Leaders Need Dissenting Voices
Some commentators attribute the failure of American and British intelligence services on Iraq to "group think" -- the power of a group's cohesive culture to blind its members to data that would challenge its conclusion. The term "group think" originated in a brilliant book written by the psychologist Irving Janis in 1972. It describes how competent, intelligent, dedicated humans can accept a group consensus despite powerful evidence that it is in error. The importance of group unity constrains them to agree with something that they might not have accepted in another context. The classic example in Janis' study is the attack on Pearl Harbor in December 1941. The American commanders were able and intelligent men, but they knew, as everyone else did, that the Japanese would never dare to attack Pearl.

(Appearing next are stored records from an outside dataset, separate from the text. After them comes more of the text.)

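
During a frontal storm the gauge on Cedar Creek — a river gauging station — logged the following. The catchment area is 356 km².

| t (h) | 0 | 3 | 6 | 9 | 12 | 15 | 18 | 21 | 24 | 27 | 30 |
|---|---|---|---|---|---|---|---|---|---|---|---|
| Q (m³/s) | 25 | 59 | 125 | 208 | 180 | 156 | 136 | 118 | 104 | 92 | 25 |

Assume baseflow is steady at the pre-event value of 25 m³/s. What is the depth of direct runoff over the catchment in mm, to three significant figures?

d ≈ 28.9 mm

Direct runoff: 0.0, 34.0, 100.0, 183.0, 155.0, 131.0, 111.0, 93.0, 79.0, 67.0, 0.0 m³/s; ΣQ_DR = 953.0 m³/s.
V = ΣQ_DR · Δt = 953.0 × 10800 s = 1.029 × 10^7 m³.
Over A = 356 km², depth = V / A = 28.9 mm.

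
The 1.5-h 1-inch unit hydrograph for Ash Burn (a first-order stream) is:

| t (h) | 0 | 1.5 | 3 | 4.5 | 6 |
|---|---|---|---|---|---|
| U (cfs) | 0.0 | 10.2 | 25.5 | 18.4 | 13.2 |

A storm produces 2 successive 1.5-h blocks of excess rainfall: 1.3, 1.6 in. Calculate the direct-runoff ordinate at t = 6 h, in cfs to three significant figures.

By discrete convolution, Q_j = Σ (P_i / 1 in) · U_{j−i}.
At t = 6 h (j=4): Q = (1.3/1)·13.2 + (1.6/1)·18.4 = 46.6 cfs.

Q ≈ 46.6 cfs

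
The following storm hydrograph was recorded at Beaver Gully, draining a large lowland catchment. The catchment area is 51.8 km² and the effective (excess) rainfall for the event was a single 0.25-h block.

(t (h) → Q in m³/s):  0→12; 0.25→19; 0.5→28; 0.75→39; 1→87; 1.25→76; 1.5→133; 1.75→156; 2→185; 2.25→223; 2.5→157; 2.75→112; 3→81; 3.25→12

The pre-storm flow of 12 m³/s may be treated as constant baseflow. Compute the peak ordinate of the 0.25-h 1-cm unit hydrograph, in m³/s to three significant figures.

Direct runoff: 0.0, 7.0, 16.0, 27.0, 75.0, 64.0, 121.0, 144.0, 173.0, 211.0, 145.0, 100.0, 69.0, 0.0 m³/s; ΣQ_DR = 1152 m³/s, peak = 211.0 m³/s.
Runoff depth d = ΣQ_DR·Δt / A = 1152 × 900 / (51.8 km²) = 20.02 mm.
The 1-cm UH is the DRH scaled by (10 mm)/d, so U_p = 211.0 × 10/20.02 = 105 m³/s.

U_p ≈ 105 m³/s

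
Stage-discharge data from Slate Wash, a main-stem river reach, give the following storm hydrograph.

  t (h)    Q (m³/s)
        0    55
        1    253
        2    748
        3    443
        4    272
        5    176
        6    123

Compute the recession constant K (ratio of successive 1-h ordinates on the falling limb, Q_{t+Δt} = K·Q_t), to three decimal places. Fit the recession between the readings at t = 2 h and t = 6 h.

K ≈ 0.637

Using the recession-limb readings at t = 2 h and t = 6 h: Q falls from 748 to 123 m³/s over 4 intervals.
K = (Q₂/Q₁)^(1/4) = (123/748)^(1/4) = 0.637.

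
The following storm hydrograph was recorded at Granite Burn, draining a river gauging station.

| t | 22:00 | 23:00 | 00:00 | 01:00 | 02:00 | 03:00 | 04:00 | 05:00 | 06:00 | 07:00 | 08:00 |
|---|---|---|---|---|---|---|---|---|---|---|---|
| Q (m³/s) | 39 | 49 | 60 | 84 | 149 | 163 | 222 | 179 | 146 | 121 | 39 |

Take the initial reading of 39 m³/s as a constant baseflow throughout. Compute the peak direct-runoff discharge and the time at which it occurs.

Q_p = 183.0 m³/s at t = 04:00

Subtracting baseflow gives direct-runoff ordinates: 0.0, 10.0, 21.0, 45.0, 110.0, 124.0, 183.0, 140.0, 107.0, 82.0, 0.0 m³/s.
The maximum is 183.0 m³/s, occurring at the reading for t = 04:00.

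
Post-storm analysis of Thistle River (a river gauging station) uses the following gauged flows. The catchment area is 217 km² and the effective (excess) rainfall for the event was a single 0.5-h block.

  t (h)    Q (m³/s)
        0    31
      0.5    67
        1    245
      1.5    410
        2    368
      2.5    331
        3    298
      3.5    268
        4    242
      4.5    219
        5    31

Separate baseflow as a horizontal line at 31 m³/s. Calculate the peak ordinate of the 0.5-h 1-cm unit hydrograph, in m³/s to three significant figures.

U_p ≈ 211 m³/s

Direct runoff: 0.0, 36.0, 214.0, 379.0, 337.0, 300.0, 267.0, 237.0, 211.0, 188.0, 0.0 m³/s; ΣQ_DR = 2169 m³/s, peak = 379.0 m³/s.
Runoff depth d = ΣQ_DR·Δt / A = 2169 × 1800 / (217 km²) = 17.99 mm.
The 1-cm UH is the DRH scaled by (10 mm)/d, so U_p = 379.0 × 10/17.99 = 211 m³/s.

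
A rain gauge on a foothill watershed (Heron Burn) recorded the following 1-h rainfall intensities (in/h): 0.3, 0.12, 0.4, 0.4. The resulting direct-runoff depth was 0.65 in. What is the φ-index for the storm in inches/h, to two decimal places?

Only the 3 blocks with intensity above φ contribute runoff: 0.3, 0.4, 0.4 in/h.
Σ(I−φ)·Δt = d  ⇒  (0.3+0.4+0.4 − 3φ)·1 = 0.65
φ = (1.100 − 0.65/1) / 3 = 0.15 in/h.

φ ≈ 0.15 in/h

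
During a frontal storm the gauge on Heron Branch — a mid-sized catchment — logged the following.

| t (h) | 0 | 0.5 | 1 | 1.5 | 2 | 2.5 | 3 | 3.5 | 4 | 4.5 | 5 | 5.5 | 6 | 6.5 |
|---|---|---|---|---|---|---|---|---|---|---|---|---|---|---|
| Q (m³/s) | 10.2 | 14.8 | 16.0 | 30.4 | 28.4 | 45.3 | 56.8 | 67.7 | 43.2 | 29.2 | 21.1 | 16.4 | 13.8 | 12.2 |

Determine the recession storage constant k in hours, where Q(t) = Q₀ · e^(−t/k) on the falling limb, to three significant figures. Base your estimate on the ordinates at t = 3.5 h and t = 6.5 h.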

The New York Times, which has apologized editorially for believing the Iraq evidence, used the group think theory as an explanation of what happened. That might be half the story, but another theory from sociology in the era after the war must be applied: that of William H. Whyte's The Organization Man (1956). In this theory, loyalty to an organization and the demand that one keep one's bosses happy constrain a person to tell the bosses what they want to hear. The CIA and the British intelligence services, like all human organizations, permit relatively little dissent. If you disagree constantly with what the leaders know is true, your career will be in serious trouble.
The most interesting case discussed by Janis is the Cuban missile crisis. A consensus existed that the United States should attack the Russian sites and invade Cuba. However, Attorney General Robert Kennedy said that they were not going to make his brother the Gen. Tojo (the Japanese premier at Pearl Harbor time) of the 1960s. Later, the president kept asking what happens when the first Russian soldier dies. A nuclear war was avoided because of ''no men'' -- men who violated the consensus and said ''no,'' one of them a president.
The only way to avoid disastrous mistakes by intelligence agencies is to legitimate and encourage adversarial voices -- men and women who argue vigorously that a policy decision is wrong (as did the tiny and unheard State Department intelligence unit to whom even Secretary Colin Powell did not listen). Indeed, these men and women must be ex officio obligated to present the opposite case, so that their careers will not suffer because they did their job. Someone in every agency has to be a Robert Kennedy. That's a difficult, perhaps impossible, role to play when you know that the bosses all the way up to the Oval Office want to go in a certain direction. There need not be any formal pressure, though Vice President Dick Cheney's frequent visits to the CIA certainly were pressure -- as were Secretary of Defense Donald Rumsfeld's instructions to his people to stay away from the CIA.
There was no pretense that the Bush administration was judiciously weighing the pros and cons of a war. Everyone knew the White House was looking for justification. Sure enough, they got it!
An administration needs inside its inner circle a dissenting voice, someone who insists repeatedly: ''You shouldn't do that!'' But in an administration that values loyalty as much as the present one does, that voice will not be heard. The president wanted ''regime change,'' and the CIA gave him reasons for it -- a "slam dunk," as CIA Director George Tenet called it.
Some Bush supporters are arguing that the Senate committee cleared Bush of deceiving the American people. Such a claim is nonsense. He may not have deliberately lied. Nonetheless, he passed on to the American people reasons for war that were weak. He may not have been aware that they were weak, but he should have been. The buck stops at his desk. To blame the loyal CIA for providing him inadequate information is to shrug the responsibility that comes with leadership. Britain's Tony Blair had the grace to assume responsibility. In the present White House, the president is never responsible for anything that goes wrong. Whether he deliberately deceived us does not matter. The fact is, he did deceive us. He should have known better.